BUFORD — Robert Davis is not a fan of the amplified music played at loud volumes from an open-air pavilion some 300 feet from his house in the Holiday Point subdivision.
The 72-year-old industrial engineer said Holiday Marina is violating Hall County’s noise ordinance when weekend events are held at the pavilion. Since last summer, Davis has complained to the marina, called 911 and contacted the Army Corps of Engineers, which leases the property, all to no avail.
"When they crank this thing up, it really goes to town," Davis said. "It rattles my bedroom windows. I have to listen to four hours of people yelling into a microphone. They say they can sing."
Davis wants the marina to put a halt to the weekend outdoor music, saying they are not permitted for it. He estimates the music is broadcast at 80 decibels or more.
"If you worked in an industry, you’d have to wear earplugs at that level," Davis said.Holiday Marina manager Vernita Loveridge said until last year, the marina had few complaints about noise. She said slip holders use the pavilion for private gatherings, usually on Saturday nights, and three or four larger events are put on by the marina, including one last year marking the 50th anniversary of Lake Lanier that featured live bands.
Loveridge noted that the marina is on Army Corps of Engineers property, saying "we abide by all Corps policies."
Loveridge said the marina honors a "quiet time" policy set by the Corps that prohibits noise after 10 p.m. Most events at the pavilion are held between the hours of 6 p.m. and 9 p.m, she said.
"They said we’re staying well within our rights," Loveridge said.
Army Corps of Engineers Ranger Mike Lapina also cited hours of restrictions for when music could be played outdoors and said loudspeakers were turned away from the direction of private homes.
"It’s not an all-night party," Lapina said.
Lapina said if noise violations occurred in federal campgrounds, the Corps’ rangers would enforce the rules. But he deferred to the Hall County Sheriff’s Office for any possible violation of county ordinances.
"It wouldn’t be something we would enforce at the marina," Lapina said.
Davis said he has been told the opposite by a county official.
Susan Rector, director of business licenses, wrote Davis in an e-mail last July that Hall County had limited jurisdiction on the federal property and that complaints should be addressed to the Corps of Engineers.
Deputies who were called to Davis’ house, meanwhile, told him there was nothing they could do, he said.
"They said if it was my neighbors, they could write them a citation," Davis said. "Well, they are my neighbors. And they’re not being good neighbors."
Davis said when he phoned 911, operators "could barely hear me over the noise."

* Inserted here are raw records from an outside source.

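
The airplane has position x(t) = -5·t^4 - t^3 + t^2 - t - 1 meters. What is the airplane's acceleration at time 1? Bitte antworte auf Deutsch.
Wir müssen unsere Gleichung für die Position x(t) = -5·t^4 - t^3 + t^2 - t - 1 2-mal ableiten. Mit d/dt von x(t) finden wir v(t) = -20·t^3 - 3·t^2 + 2·t - 1. Durch Ableiten von der Geschwindigkeit erhalten wir die Beschleunigung: a(t) = -60·t^2 - 6·t + 2. Aus der Gleichung für die Beschleunigung a(t) = -60·t^2 - 6·t + 2, setzen wir t = 1 ein und erhalten a = -64.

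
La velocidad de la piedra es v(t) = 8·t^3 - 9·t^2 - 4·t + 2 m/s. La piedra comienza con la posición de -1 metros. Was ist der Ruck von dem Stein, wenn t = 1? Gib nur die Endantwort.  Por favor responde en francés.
À t = 1, j = 30.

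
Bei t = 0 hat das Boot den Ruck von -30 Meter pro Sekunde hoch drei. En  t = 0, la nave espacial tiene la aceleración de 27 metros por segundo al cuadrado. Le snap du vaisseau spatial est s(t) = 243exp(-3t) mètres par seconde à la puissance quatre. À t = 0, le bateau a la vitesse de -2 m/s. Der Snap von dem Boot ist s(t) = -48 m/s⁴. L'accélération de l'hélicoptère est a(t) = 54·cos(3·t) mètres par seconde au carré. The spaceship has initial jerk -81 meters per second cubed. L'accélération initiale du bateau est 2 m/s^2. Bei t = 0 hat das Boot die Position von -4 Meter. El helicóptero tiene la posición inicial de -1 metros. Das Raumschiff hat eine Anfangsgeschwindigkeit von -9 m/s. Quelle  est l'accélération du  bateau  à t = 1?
En partant du snap s(t) = -48, nous prenons 2 intégrales. L'intégrale du snap est le jerk. En utilisant j(0) = -30, nous obtenons j(t) = -48·t - 30. En intégrant le jerk et en utilisant la condition initiale a(0) = 2, nous obtenons a(t) = -24·t^2 - 30·t + 2. Nous avons l'accélération a(t) = -24·t^2 - 30·t + 2. En substituant t = 1: a(1) = -52.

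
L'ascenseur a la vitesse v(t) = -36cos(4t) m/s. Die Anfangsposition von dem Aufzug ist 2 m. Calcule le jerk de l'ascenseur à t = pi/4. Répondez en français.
Pour résoudre ceci, nous devons prendre 2 dérivées de notre équation de la vitesse v(t) = -36·cos(4·t). La dérivée de la vitesse donne l'accélération: a(t) = 144·sin(4·t). En prenant d/dt de a(t), nous trouvons j(t) = 576·cos(4·t). De l'équation du jerk j(t) = 576·cos(4·t), nous substituons t = pi/4 pour obtenir j = -576.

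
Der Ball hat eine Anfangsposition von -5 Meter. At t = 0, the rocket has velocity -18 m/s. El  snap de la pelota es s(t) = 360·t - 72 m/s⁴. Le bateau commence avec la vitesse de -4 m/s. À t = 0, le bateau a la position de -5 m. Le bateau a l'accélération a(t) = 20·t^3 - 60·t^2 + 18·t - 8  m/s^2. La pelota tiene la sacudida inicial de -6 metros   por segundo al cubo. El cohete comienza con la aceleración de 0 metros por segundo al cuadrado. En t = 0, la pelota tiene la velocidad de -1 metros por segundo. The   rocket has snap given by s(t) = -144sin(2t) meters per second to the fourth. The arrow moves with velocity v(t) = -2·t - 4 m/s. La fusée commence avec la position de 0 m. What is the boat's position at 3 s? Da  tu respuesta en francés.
Nous devons intégrer notre équation de l'accélération a(t) = 20·t^3 - 60·t^2 + 18·t - 8 2 fois. En intégrant l'accélération et en utilisant la condition initiale v(0) = -4, nous obtenons v(t) = 5·t^4 - 20·t^3 + 9·t^2 - 8·t - 4. En prenant ∫v(t)dt et en appliquant x(0) = -5, nous trouvons x(t) = t^5 - 5·t^4 + 3·t^3 - 4·t^2 - 4·t - 5. De l'équation de la position x(t) = t^5 - 5·t^4 + 3·t^3 - 4·t^2 - 4·t - 5, nous substituons t = 3 pour obtenir x = -134.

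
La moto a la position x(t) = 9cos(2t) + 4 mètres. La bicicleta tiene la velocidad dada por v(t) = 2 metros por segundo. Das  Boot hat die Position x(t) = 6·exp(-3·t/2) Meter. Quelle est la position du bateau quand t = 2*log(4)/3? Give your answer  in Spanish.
Tenemos la posición x(t) = 6·exp(-3·t/2). Sustituyendo t = 2*log(4)/3: x(2*log(4)/3) = 3/2.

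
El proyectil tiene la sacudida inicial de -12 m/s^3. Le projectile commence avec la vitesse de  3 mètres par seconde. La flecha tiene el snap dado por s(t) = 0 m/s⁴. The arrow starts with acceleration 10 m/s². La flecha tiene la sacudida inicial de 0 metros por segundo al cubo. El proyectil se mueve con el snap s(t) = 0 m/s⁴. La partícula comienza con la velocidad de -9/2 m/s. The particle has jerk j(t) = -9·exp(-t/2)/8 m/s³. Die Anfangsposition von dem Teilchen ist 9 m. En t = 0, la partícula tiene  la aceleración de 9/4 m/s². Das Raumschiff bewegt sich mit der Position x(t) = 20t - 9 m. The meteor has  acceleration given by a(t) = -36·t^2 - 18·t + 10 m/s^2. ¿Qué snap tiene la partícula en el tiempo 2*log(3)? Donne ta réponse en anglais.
Starting from jerk j(t) = -9·exp(-t/2)/8, we take 1 derivative. Differentiating jerk, we get snap: s(t) = 9·exp(-t/2)/16. From the given snap equation s(t) = 9·exp(-t/2)/16, we substitute t = 2*log(3) to get s = 3/16.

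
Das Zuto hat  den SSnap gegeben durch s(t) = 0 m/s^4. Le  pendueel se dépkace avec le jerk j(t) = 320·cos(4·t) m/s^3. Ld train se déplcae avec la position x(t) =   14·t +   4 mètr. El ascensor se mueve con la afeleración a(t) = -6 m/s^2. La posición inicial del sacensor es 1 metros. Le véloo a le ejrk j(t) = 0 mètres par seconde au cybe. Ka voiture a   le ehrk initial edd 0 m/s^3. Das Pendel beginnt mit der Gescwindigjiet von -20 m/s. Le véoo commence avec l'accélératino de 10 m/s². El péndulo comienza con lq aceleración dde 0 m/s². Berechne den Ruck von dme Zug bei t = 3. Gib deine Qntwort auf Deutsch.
Wir müssen unsere Gleichung für die Position x(t) = 14·t + 4 3-mal ableiten. Mit d/dt von x(t) finden wir v(t) = 14. Mit d/dt von v(t) finden wir a(t) = 0. Mit d/dt von a(t) finden wir j(t) = 0. Wir haben den Ruck j(t) = 0. Durch Einsetzen von t = 3: j(3) = 0.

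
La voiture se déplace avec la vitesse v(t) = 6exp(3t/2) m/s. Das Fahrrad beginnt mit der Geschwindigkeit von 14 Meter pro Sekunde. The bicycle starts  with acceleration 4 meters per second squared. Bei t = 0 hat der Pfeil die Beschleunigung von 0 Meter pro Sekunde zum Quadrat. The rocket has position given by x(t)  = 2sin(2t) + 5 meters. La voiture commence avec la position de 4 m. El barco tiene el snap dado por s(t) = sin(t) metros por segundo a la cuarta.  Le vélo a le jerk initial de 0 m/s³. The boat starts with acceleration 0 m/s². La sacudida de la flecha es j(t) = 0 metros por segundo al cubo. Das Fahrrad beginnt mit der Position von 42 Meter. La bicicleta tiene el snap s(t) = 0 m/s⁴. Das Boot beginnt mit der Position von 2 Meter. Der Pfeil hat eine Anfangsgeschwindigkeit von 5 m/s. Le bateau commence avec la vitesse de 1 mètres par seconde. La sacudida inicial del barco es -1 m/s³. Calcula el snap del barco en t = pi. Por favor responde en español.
Usando s(t) = sin(t) y sustituyendo t = pi, encontramos s = 0.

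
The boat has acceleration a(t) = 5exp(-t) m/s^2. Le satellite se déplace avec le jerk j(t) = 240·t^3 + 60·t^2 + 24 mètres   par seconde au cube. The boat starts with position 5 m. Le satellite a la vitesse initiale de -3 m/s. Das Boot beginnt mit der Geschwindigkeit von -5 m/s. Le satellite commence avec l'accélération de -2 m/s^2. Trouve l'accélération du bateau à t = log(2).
Nous avons l'accélération a(t) = 5·exp(-t). En substituant t = log(2): a(log(2)) = 5/2.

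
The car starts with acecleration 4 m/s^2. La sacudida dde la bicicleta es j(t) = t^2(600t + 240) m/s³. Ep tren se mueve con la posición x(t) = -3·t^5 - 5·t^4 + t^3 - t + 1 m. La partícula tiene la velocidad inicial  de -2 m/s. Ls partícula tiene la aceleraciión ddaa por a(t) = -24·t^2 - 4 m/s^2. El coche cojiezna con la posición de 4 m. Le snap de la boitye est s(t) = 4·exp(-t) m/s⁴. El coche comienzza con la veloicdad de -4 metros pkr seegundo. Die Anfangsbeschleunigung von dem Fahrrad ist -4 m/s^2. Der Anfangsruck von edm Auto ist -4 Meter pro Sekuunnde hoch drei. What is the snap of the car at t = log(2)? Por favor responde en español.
De la ecuación del snap s(t) = 4·exp(-t), sustituimos t = log(2) para obtener s = 2.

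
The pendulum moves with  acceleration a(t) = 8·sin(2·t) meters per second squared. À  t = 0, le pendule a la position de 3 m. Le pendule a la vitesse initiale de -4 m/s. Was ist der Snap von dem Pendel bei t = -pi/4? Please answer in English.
To solve this, we need to take 2 derivatives of our acceleration equation a(t) = 8·sin(2·t). The derivative of acceleration gives jerk: j(t) = 16·cos(2·t). Taking d/dt of j(t), we find s(t) = -32·sin(2·t). Using s(t) = -32·sin(2·t) and substituting t = -pi/4, we find s = 32.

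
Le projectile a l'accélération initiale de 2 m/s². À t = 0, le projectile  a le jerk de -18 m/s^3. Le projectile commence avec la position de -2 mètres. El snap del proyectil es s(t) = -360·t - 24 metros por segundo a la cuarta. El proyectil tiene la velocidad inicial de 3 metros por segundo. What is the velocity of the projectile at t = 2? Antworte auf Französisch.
Nous devons intégrer notre équation du snap s(t) = -360·t - 24 3 fois. En intégrant le snap et en utilisant la condition initiale j(0) = -18, nous obtenons j(t) = -180·t^2 - 24·t - 18. La primitive du jerk est l'accélération. En utilisant a(0) = 2, nous obtenons a(t) = -60·t^3 - 12·t^2 - 18·t + 2. En intégrant l'accélération et en utilisant la condition initiale v(0) = 3, nous obtenons v(t) = -15·t^4 - 4·t^3 - 9·t^2 + 2·t + 3. Nous avons la vitesse v(t) = -15·t^4 - 4·t^3 - 9·t^2 + 2·t + 3. En substituant t = 2: v(2) = -301.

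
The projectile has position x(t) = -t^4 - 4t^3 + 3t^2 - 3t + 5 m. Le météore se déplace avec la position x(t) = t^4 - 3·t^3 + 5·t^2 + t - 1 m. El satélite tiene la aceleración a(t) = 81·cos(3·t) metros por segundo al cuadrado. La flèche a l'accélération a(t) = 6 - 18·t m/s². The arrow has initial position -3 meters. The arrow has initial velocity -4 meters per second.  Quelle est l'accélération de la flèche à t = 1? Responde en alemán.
Aus der Gleichung für die Beschleunigung a(t) = 6 - 18·t, setzen wir t = 1 ein und erhalten a = -12.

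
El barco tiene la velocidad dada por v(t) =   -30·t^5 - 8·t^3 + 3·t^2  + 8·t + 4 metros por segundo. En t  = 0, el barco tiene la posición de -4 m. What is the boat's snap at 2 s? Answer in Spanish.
Partiendo de la velocidad v(t) = -30·t^5 - 8·t^3 + 3·t^2 + 8·t + 4, tomamos 3 derivadas. Derivando la velocidad, obtenemos la aceleración: a(t) = -150·t^4 - 24·t^2 + 6·t + 8. La derivada de la aceleración da la sacudida: j(t) = -600·t^3 - 48·t + 6. Derivando la sacudida, obtenemos el snap: s(t) = -1800·t^2 - 48. Usando s(t) = -1800·t^2 - 48 y sustituyendo t = 2, encontramos s = -7248.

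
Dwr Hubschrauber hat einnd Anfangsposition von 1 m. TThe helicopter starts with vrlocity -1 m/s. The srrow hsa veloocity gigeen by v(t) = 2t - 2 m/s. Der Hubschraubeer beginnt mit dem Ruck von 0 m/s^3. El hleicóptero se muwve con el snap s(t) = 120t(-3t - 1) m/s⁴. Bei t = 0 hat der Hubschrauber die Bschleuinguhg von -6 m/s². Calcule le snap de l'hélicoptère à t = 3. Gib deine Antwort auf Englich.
We have snap s(t) = 120·t·(-3·t - 1). Substituting t = 3: s(3) = -3600.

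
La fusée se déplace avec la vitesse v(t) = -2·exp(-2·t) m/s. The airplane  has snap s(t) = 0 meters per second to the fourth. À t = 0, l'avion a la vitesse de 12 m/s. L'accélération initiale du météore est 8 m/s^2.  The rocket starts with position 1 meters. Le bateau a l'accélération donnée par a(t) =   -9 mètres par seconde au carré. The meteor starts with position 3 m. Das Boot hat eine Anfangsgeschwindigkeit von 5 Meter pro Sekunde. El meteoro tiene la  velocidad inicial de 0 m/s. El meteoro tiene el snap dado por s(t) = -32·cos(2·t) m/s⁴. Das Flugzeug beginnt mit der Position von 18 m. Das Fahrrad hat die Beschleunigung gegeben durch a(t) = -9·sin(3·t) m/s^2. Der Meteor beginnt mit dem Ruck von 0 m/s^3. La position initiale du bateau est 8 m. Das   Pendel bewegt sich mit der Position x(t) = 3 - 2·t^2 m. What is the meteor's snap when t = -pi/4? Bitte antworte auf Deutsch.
Wir haben den Snap s(t) = -32·cos(2·t). Durch Einsetzen von t = -pi/4: s(-pi/4) = 0.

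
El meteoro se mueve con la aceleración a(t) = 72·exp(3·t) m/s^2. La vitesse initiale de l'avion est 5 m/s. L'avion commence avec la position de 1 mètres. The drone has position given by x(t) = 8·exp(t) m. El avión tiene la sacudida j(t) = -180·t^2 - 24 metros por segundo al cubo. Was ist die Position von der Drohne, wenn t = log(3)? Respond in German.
Mit x(t) = 8·exp(t) und Einsetzen von t = log(3), finden wir x = 24.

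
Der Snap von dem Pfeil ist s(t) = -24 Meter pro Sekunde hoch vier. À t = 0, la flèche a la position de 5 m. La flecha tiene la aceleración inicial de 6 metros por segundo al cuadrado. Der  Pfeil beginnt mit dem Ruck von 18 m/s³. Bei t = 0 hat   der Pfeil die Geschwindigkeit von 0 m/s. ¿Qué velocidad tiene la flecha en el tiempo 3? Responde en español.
Para resolver esto, necesitamos tomar 3 antiderivadas de nuestra ecuación del snap s(t) = -24. Integrando el snap y usando la condición inicial j(0) = 18, obtenemos j(t) = 18 - 24·t. Integrando la sacudida y usando la condición inicial a(0) = 6, obtenemos a(t) = -12·t^2 + 18·t + 6. Tomando ∫a(t)dt y aplicando v(0) = 0, encontramos v(t) = t·(-4·t^2 + 9·t + 6). De la ecuación de la velocidad v(t) = t·(-4·t^2 + 9·t + 6), sustituimos t = 3 para obtener v = -9.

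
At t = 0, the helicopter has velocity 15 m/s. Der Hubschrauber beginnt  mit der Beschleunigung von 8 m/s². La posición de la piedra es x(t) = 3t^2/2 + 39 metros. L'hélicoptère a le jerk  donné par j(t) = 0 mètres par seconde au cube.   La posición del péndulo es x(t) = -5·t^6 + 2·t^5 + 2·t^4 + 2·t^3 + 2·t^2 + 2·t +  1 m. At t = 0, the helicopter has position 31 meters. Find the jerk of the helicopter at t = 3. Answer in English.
From the given jerk equation j(t) = 0, we substitute t = 3 to get j = 0.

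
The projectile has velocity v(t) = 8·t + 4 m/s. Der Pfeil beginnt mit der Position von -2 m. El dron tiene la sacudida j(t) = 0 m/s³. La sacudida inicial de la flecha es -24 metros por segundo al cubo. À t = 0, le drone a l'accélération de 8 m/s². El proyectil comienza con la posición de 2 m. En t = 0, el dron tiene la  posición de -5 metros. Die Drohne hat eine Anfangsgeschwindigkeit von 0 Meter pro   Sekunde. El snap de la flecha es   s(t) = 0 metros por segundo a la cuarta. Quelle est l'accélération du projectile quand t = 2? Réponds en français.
Nous devons dériver notre équation de la vitesse v(t) = 8·t + 4 1 fois. En prenant d/dt de v(t), nous trouvons a(t) = 8. En utilisant a(t) = 8 et en substituant t = 2, nous trouvons a = 8.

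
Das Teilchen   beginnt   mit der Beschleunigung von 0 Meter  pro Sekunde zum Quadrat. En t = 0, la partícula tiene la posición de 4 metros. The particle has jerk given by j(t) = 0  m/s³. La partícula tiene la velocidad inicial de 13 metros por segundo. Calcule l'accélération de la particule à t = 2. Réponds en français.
Pour résoudre ceci, nous devons prendre 1 primitive de notre équation du jerk j(t) = 0. La primitive du jerk est l'accélération. En utilisant a(0) = 0, nous obtenons a(t) = 0. En utilisant a(t) = 0 et en substituant t = 2, nous trouvons a = 0.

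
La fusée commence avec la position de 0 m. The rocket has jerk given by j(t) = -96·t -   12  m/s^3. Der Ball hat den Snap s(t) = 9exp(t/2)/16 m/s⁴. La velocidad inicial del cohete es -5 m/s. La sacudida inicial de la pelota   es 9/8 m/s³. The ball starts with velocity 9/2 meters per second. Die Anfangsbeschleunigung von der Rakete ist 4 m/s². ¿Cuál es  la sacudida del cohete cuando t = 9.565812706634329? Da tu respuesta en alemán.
Wir haben den Ruck j(t) = -96·t - 12. Durch Einsetzen von t = 9.565812706634329: j(9.565812706634329) = -930.318019836896.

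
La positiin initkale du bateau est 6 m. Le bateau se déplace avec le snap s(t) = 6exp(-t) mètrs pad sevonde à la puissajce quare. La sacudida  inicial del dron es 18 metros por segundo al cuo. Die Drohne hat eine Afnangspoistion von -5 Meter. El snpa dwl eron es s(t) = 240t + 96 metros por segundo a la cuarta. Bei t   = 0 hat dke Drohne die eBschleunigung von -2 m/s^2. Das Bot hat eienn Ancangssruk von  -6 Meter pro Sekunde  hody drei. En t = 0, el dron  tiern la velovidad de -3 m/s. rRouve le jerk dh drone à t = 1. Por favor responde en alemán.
Um dies zu lösen, müssen wir 1 Stammfunktion unserer Gleichung für den Snap s(t) = 240·t + 96 finden. Durch Integration von dem Snap und Verwendung der Anfangsbedingung j(0) = 18, erhalten wir j(t) = 120·t^2 + 96·t + 18. Wir haben den Ruck j(t) = 120·t^2 + 96·t + 18. Durch Einsetzen von t = 1: j(1) = 234.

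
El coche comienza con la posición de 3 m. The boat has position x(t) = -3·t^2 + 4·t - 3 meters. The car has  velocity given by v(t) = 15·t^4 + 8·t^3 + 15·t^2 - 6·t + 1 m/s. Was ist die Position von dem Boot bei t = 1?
Mit x(t) = -3·t^2 + 4·t - 3 und Einsetzen von t = 1, finden wir x = -2.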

Hall County Sheriff’s Maj. Jeff Strickland said deputies were called to Davis’ address for noise complaints three times this year and that there were between six and 10 complaints phoned in last year.
Strickland, who said he was just made aware of Davis’ complaints this week, has requested that Hall County Attorney Bill Blalock and county prosecutor Ann Bishop research the matter.
"We are actively looking into this issue and we have asked for an official opinion if the noise ordinance would apply," Strickland said Wednesday. "Once we get an opinion, we’ll take action from there. Hopefully by Friday we’ll have a resolution."
Hall County’s noise ordinance states in part that "it shall be unlawful for any person to make ... noise which unreasonably annoys ... others in Hall County and which is audible to a person of normal hearing ability more than 100 feet from the point of origin."
Davis said the music is definitely annoying.
"The stuff they call music is not music to me," he said.
He said he spends much of his work week on the road and just wants a little quiet when he’s home for the weekend.
"I’d like to have peace of mind, rather than having all this noise all the time," he said. "I don’t think I’m being unreasonable."